Cette réunion de consultations a permis d’établir une plateforme commune  pour passer d’une coopération fragmentée à un co-investissement à grande  échelle aligné sur les priorités de développement économique du continent.

La consultation intervient dans un contexte où l’Afrique est confrontée à  un déficit croissant de financement du développement et à un besoin urgent  de mobiliser des capitaux à grande échelle pour l’accès à l’énergie, la  résilience climatique, et la sécurité alimentaire.

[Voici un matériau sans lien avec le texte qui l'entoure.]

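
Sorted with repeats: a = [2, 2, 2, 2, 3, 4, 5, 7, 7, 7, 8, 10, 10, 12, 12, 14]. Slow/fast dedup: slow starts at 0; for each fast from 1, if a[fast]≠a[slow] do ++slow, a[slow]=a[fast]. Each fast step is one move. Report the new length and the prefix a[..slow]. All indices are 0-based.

slow=0 fast=1: a[fast]=2=a[slow] dup, fast++
slow=0 fast=2: a[fast]=2=a[slow] dup, fast++
slow=0 fast=3: a[fast]=2=a[slow] dup, fast++
slow=0 fast=4: a[fast]=3≠a[slow]=2 write a[1]=3, slow++,fast++
slow=1 fast=5: a[fast]=4≠a[slow]=3 write a[2]=4, slow++,fast++
slow=2 fast=6: a[fast]=5≠a[slow]=4 write a[3]=5, slow++,fast++
slow=3 fast=7: a[fast]=7≠a[slow]=5 write a[4]=7, slow++,fast++
slow=4 fast=8: a[fast]=7=a[slow] dup, fast++
slow=4 fast=9: a[fast]=7=a[slow] dup, fast++
slow=4 fast=10: a[fast]=8≠a[slow]=7 write a[5]=8, slow++,fast++
slow=5 fast=11: a[fast]=10≠a[slow]=8 write a[6]=10, slow++,fast++
slow=6 fast=12: a[fast]=10=a[slow] dup, fast++
slow=6 fast=13: a[fast]=12≠a[slow]=10 write a[7]=12, slow++,fast++
slow=7 fast=14: a[fast]=12=a[slow] dup, fast++
slow=7 fast=15: a[fast]=14≠a[slow]=12 write a[8]=14, slow++,fast++

length 9; prefix = [2, 3, 4, 5, 7, 8, 10, 12, 14]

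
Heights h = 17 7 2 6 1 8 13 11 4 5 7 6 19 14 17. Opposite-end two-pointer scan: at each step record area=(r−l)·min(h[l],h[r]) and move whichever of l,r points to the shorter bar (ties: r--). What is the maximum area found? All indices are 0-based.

[0,14] min(17,17)*14=238 best=238 * → r--
[0,13] min(17,14)*13=182 best=238 → r--
[0,12] min(17,19)*12=204 best=238 → l++
[1,12] min(7,19)*11=77 best=238 → l++
[2,12] min(2,19)*10=20 best=238 → l++
[3,12] min(6,19)*9=54 best=238 → l++
[4,12] min(1,19)*8=8 best=238 → l++
[5,12] min(8,19)*7=56 best=238 → l++
[6,12] min(13,19)*6=78 best=238 → l++
[7,12] min(11,19)*5=55 best=238 → l++
[8,12] min(4,19)*4=16 best=238 → l++
[9,12] min(5,19)*3=15 best=238 → l++
[10,12] min(7,19)*2=14 best=238 → l++
[11,12] min(6,19)*1=6 best=238 → l++

max area = 238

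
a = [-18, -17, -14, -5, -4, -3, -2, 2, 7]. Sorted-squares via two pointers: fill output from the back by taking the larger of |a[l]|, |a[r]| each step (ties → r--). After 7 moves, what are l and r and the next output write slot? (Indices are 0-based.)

[0,8] |-18|>|7| out[8]=324 → l++
[1,8] |-17|>|7| out[7]=289 → l++
[2,8] |-14|>|7| out[6]=196 → l++
[3,8] |-5|<=|7| out[5]=49 → r--
[3,7] |-5|>|2| out[4]=25 → l++
[4,7] |-4|>|2| out[3]=16 → l++
[5,7] |-3|>|2| out[2]=9 → l++

l=6, r=7, next write slot=1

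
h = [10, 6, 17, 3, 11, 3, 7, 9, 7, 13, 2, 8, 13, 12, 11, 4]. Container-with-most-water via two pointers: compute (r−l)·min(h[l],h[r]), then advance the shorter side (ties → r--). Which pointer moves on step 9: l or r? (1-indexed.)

r

l=1 r=16: min(10,4)*15=60 best=60 *, r--
l=1 r=15: min(10,11)*14=140 best=140 *, l++
l=2 r=15: min(6,11)*13=78 best=140, l++
l=3 r=15: min(17,11)*12=132 best=140, r--
l=3 r=14: min(17,12)*11=132 best=140, r--
l=3 r=13: min(17,13)*10=130 best=140, r--
l=3 r=12: min(17,8)*9=72 best=140, r--
l=3 r=11: min(17,2)*8=16 best=140, r--
l=3 r=10: min(17,13)*7=91 best=140, r--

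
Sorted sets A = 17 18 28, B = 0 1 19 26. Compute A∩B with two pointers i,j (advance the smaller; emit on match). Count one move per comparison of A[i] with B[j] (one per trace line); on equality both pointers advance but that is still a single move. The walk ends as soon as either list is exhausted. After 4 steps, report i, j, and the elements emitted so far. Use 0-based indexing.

i=2, j=2, emitted=[]

[i=0,j=0] 17>0 → j++
[i=0,j=1] 17>1 → j++
[i=0,j=2] 17<19 → i++
[i=1,j=2] 18<19 → i++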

Dans ce contexte, les discussions ont porté notamment sur la manière dont  l’ACG et la Banque africaine de développement pouvaient conjointement  ancrer le cofinancement arabo-africain pour mobiliser des investissements  publics et privés plus importants et mieux coordonnés afin de soutenir les  priorités d’investissement en matière de développement de l’Afrique.

Créé en 1975, le Groupe de  coordination arabe est une alliance stratégique  regroupant dix institutions arabes nationales, régionales et  internationales, œuvrant pour une réponse coordonnée au financement du  développement.